Medic3000
Medic3000

Reputation: 786

7-zip (7za.EXE) in C# to archive files of same name & store folder information

My software is supposed to collect files into a .zip or .7z archive using 7zip, but due to the nature of the software, there are a lot of files with the same name, but different directories like:

D:\Software\Components\Station1\Alarms\Logs\ValvePressureSensor.xml
D:\Software\Components\Station1\Configurations\ValvePressureSensor.xml
D:\Software\Components\Station2\Alarms\Logs\ValvePressureSensor.xml

These files are stored in a list "FileList.lst" and I am calling 7-zip this way:

7za a -t7z "D:\Software\CollectedData\Diagnostics.7z" 
"@D:\Software\ZipTemp\FileList.lst"

So I'm wondering whether there is a way to keep the directories of each file when they are zipped to stop 7-zip from flagging duplicate files?

I am aware of the workaround involving the removal of "D:\" from the beginning of each file path, but this would be impossible manually as the "FileList.lst" is populated in the C# code with around 1500~3000 files (which aren't always the same files), and the FileList.lst is located in a temporary folder which is created, zipped, then destroyed dynamically.

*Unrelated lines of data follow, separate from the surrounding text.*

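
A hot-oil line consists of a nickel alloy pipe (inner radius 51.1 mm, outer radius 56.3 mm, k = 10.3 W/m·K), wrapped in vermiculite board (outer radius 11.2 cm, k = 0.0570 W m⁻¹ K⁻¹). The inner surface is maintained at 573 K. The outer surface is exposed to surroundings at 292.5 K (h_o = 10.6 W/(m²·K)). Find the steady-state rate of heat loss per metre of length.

Q' = 136 W/m

Series thermal resistances, inner to outer:
  R'_nickel alloy = ln(0.0563/0.0511)/(2πk) = 0.09691/(2π·10.3) = 0.001497 m·K/W
  R'_vermiculite board = ln(0.112/0.0563)/(2πk) = 0.6878/(2π·0.0570) = 1.920 m·K/W
  R'_conv,out = 1/(2πr h) = 1/(2π·0.112·10.6) = 0.1341 m·K/W
ΣR = 0.001497 + 1.920 + 0.1341 = 2.056 m·K/W
Q' = ΔT/ΣR = (573 K − 292.5 K)/2.056 = 136 W/m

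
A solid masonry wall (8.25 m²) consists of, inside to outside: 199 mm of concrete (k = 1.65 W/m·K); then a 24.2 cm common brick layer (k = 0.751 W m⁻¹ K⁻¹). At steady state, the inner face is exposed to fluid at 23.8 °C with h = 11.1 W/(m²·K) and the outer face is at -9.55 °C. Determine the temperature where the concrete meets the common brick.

Series thermal resistances, inner to outer:
  R_conv,in = 1/(hA) = 1/(11.1·8.25) = 0.01092 K/W
  R_concrete = L/(kA) = 0.199/(1.65·8.25) = 0.01462 K/W
  R_common brick = L/(kA) = 0.242/(0.751·8.25) = 0.03906 K/W
ΣR = 0.01092 + 0.01462 + 0.03906 = 0.06460 K/W
Q = ΔT/ΣR = (23.8 °C − -9.55 °C)/0.06460 = 516.3 W
From the inner boundary to the concrete/common brick interface, ΣR_partial = 0.02554 K/W.
T_interface = T_in − Q·ΣR_partial = 23.8 °C − (516.3)(0.02554) = 10.6 °C

T = 10.6 °C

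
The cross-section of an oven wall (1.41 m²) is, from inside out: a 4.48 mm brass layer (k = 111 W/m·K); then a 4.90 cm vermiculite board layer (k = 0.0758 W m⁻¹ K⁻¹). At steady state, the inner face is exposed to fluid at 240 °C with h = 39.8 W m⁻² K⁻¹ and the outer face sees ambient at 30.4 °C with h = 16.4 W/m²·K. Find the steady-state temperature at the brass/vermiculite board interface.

Series thermal resistances, inner to outer:
  R_conv,in = 1/(hA) = 1/(39.8·1.41) = 0.01782 K/W
  R_brass = L/(kA) = 0.00448/(111·1.41) = 2.862×10^-5 K/W
  R_vermiculite board = L/(kA) = 0.0490/(0.0758·1.41) = 0.4585 K/W
  R_conv,out = 1/(hA) = 1/(16.4·1.41) = 0.04325 K/W
ΣR = 0.01782 + 2.862×10^-5 + 0.4585 + 0.04325 = 0.5196 K/W
Q = ΔT/ΣR = (240 °C − 30.4 °C)/0.5196 = 403.4 W
From the inner boundary to the brass/vermiculite board interface, ΣR_partial = 0.01785 K/W.
T_interface = T_in − Q·ΣR_partial = 240 °C − (403.4)(0.01785) = 233 °C

T = 233 °C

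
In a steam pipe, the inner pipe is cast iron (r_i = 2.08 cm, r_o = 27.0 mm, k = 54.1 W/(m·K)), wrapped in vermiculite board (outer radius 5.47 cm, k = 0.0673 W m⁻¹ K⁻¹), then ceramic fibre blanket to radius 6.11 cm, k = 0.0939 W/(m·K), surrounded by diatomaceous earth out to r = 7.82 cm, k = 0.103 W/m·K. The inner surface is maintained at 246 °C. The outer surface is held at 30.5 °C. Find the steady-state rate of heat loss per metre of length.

Q' = 96.2 W/m

Resistance network (inner→outer):
  R'_cast iron = ln(0.0270/0.0208)/(2πk) = 0.2609/(2π·54.1) = 7.675×10^-4 m·K/W
  R'_vermiculite board = ln(0.0547/0.0270)/(2πk) = 0.7060/(2π·0.0673) = 1.670 m·K/W
  R'_ceramic fibre blanket = ln(0.0611/0.0547)/(2πk) = 0.1106/(2π·0.0939) = 0.1875 m·K/W
  R'_diatomaceous earth = ln(0.0782/0.0611)/(2πk) = 0.2468/(2π·0.103) = 0.3813 m·K/W
ΣR = 7.675×10^-4 + 1.670 + 0.1875 + 0.3813 = 2.240 m·K/W
Q' = ΔT/ΣR = (246 °C − 30.5 °C)/2.240 = 96.2 W/m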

So I couldn't store the 7za.EXE in the same area. On top of that, the file list is used by another executable which does need the drives specified in the file paths.

I should mention that I am using Visual Studio 2005, C#2.0, and 7-zip v9.20.

EDIT: my question was fairly broad before, I should clarify that I'm switching from WinZip(due to licensing issues) so I recall that in WinZip If you add -p switch, WinZip will store folder information for all files added, not just for files from subfolders; the folder information will begin with the folder specified on the command line. Do you know of something similar in 7zip?

EDIT 2: turns out you cannot keep file folder info with 7-zip

Upvotes: 0

Views: 1168

Answers (1)

user1479055
user1479055

Reputation:

I am aware of the workaround involving the removal of "D:\" from the beginning of each file path, but this would be impossible manually

So remove it dynamically. If your paths are consistent, a simple path.Substring(3) will suffice.